Wednesday, December 2, 2015

Chicago Blues: Torn from the Pages of the Wire


Mayor Carcetti, "The Wire"


No one watching the current show in Chicago who has watched "The Wire" can objectively see what is going on without nodding his/her head and saying, "Oh, I know exactly what is happening here."  

In "The Wire"  there were so many scenes which portended what happened to Luquan McDonald on that Chicago street and almost as importantly, what happened afterward. "The Wire" was mostly about what happened afterward. You rarely actually saw the "video" i.e., the shooting. What you saw was the body on the street or in the townhouse and the police hierarchy trying to pretend it wasn't there. 
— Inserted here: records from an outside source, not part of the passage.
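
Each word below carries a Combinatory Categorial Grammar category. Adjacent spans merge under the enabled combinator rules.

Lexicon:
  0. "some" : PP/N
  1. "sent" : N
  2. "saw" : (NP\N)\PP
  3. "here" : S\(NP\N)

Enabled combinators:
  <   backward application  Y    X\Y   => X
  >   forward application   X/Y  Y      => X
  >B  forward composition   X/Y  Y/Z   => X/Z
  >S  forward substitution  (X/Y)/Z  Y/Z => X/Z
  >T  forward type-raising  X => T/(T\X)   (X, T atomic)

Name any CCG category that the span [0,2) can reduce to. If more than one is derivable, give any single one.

PP

[0,4] S   <
  [0,3] NP\N   <
    [0,2] PP   >
      [0,1] "some" : PP/N
      [1,2] "sent" : N
    [2,3] "saw" : (NP\N)\PP
  [3,4] "here" : S\(NP\N)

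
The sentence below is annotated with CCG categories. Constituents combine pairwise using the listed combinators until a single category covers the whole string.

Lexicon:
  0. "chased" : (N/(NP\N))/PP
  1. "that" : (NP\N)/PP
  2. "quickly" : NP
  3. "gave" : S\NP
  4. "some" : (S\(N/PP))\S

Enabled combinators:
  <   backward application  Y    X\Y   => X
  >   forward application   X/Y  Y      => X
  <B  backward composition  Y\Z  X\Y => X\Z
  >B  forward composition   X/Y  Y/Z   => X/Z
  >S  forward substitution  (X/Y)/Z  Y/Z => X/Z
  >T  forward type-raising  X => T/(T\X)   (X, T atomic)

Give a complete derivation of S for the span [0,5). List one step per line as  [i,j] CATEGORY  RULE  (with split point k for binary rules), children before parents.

[0,5] S   <
  [0,2] N/PP   >S
    [0,1] "chased" : (N/(NP\N))/PP
    [1,2] "that" : (NP\N)/PP
  [2,5] S\(N/PP)   <
    [2,4] S   >
      [2,3] S/(S\NP)   >T
        [2,3] "quickly" : NP
      [3,4] "gave" : S\NP
    [4,5] "some" : (S\(N/PP))\S

[0,1] (N/(NP\N))/PP  lex  "chased"
[1,2] (NP\N)/PP  lex  "that"
[0,2] N/PP  >S  k=1
[2,3] NP  lex  "quickly"
[2,3] S/(S\NP)  >T
[3,4] S\NP  lex  "gave"
[2,4] S  >  k=3
[4,5] (S\(N/PP))\S  lex  "some"
[2,5] S\(N/PP)  <  k=4
[0,5] S  <  k=2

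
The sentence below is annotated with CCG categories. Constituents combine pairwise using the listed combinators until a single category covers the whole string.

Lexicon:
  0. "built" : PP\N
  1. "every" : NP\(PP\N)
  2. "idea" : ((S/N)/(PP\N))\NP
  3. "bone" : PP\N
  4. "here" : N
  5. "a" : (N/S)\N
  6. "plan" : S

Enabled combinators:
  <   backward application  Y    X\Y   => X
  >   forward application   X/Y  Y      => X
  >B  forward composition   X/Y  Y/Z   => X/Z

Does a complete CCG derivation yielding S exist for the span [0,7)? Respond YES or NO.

YES

[0,7] S   >
  [0,4] S/N   >
    [0,3] (S/N)/(PP\N)   <
      [0,2] NP   <
        [0,1] "built" : PP\N
        [1,2] "every" : NP\(PP\N)
      [2,3] "idea" : ((S/N)/(PP\N))\NP
    [3,4] "bone" : PP\N
  [4,7] N   >
    [4,6] N/S   <
      [4,5] "here" : N
      [5,6] "a" : (N/S)\N
    [6,7] "plan" : S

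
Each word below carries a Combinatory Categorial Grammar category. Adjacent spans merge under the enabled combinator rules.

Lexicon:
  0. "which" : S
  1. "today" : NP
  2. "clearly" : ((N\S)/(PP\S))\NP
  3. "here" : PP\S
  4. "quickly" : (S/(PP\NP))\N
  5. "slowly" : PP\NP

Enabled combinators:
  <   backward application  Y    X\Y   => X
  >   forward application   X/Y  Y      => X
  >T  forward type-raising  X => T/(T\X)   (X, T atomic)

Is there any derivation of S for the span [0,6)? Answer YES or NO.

YES

[0,6] S   >
  [0,5] S/(PP\NP)   <
    [0,4] N   <
      [0,1] "which" : S
      [1,4] N\S   >
        [1,3] (N\S)/(PP\S)   <
          [1,2] "today" : NP
          [2,3] "clearly" : ((N\S)/(PP\S))\NP
        [3,4] "here" : PP\S
    [4,5] "quickly" : (S/(PP\NP))\N
  [5,6] "slowly" : PP\NP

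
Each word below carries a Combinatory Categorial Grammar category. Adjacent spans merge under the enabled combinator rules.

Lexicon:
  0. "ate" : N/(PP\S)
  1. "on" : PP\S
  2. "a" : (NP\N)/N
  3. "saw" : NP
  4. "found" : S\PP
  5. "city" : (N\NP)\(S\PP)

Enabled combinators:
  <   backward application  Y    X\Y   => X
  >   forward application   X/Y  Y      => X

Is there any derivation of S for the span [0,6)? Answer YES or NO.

N/(PP\S) PP\S (NP\N)/N NP S\PP (N\NP)\(S\PP)
CKY chart[0,6] = {NP}; S ∉ chart

NO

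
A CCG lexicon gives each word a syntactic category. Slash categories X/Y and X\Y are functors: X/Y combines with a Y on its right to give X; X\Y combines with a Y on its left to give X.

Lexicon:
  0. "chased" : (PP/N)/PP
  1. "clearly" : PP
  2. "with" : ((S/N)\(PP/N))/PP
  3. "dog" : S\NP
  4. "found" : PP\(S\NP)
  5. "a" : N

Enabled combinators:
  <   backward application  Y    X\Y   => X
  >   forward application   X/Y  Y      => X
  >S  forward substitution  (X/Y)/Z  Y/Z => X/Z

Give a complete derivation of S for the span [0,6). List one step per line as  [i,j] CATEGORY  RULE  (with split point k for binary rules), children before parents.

[0,1] (PP/N)/PP  lex  "chased"
[1,2] PP  lex  "clearly"
[0,2] PP/N  >  k=1
[2,3] ((S/N)\(PP/N))/PP  lex  "with"
[3,4] S\NP  lex  "dog"
[4,5] PP\(S\NP)  lex  "found"
[3,5] PP  <  k=4
[2,5] (S/N)\(PP/N)  >  k=3
[0,5] S/N  <  k=2
[5,6] N  lex  "a"
[0,6] S  >  k=5

[0,6] S   >
  [0,5] S/N   <
    [0,2] PP/N   >
      [0,1] "chased" : (PP/N)/PP
      [1,2] "clearly" : PP
    [2,5] (S/N)\(PP/N)   >
      [2,3] "with" : ((S/N)\(PP/N))/PP
      [3,5] PP   <
        [3,4] "dog" : S\NP
        [4,5] "found" : PP\(S\NP)
  [5,6] "a" : N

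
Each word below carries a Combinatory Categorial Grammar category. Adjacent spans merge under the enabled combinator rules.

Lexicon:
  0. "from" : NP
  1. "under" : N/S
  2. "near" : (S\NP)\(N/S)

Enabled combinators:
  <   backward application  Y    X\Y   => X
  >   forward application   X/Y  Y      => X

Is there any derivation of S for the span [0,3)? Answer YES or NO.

YES

[0,3] S   <
  [0,1] "from" : NP
  [1,3] S\NP   <
    [1,2] "under" : N/S
    [2,3] "near" : (S\NP)\(N/S)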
The boy was murdered by a policeman. Fellow policemen out of loyalty to the brother cop, or because their bosses ordered it, charged into the Burger King across the street to rip out the security camera videos of that event, thus engaging in the purest form of "obstruction of justice," otherwise known as criminal cover up.  Police investigators,  who were supposed to attend the autopsy saw nothing in the 16 bullet wounds, half to the back, to make  them doubt the policeman's story that he fired in self defense.  All of this was buried by a determined police hierarchy for a while and they tried to shield the mayor, who was in a tight re election race, but ultimately, the head cop gets fired and now the mayor may be close behind at the exit door. 

None of this would have happened had it not been for an independent journalist who kept pressing for release of the videotape. The wonder is the police video was not destroyed.  How many cops and how many levels of police saw that tape?  Why was the family paid hush money so quickly and did the mayor know what that money was meant to hide? 

In Canada, and in some US cities, investigators who are not police are called upon to investigate every killing by a police officer. Why is this not universally true in the United States? Police unions oppose this, but when did anyone in this country start listening to unions? (For better or for worse.)

It is difficult to watch Chicago now and to remember you are not watching just another episode from "The Wire." You feel as if you know these people, the cops, the Black youth, the reporters, the lawyers.  You have to keep telling yourself, "No, this actually is not fiction; it's just life imitating fiction."

Of course, "The Wire" was not fiction, either. It was a distillation of real stories given a fictional form, but you know David Simon and his police officer partner, Ed Burns, who wrote and produced the stories, had seen this all before.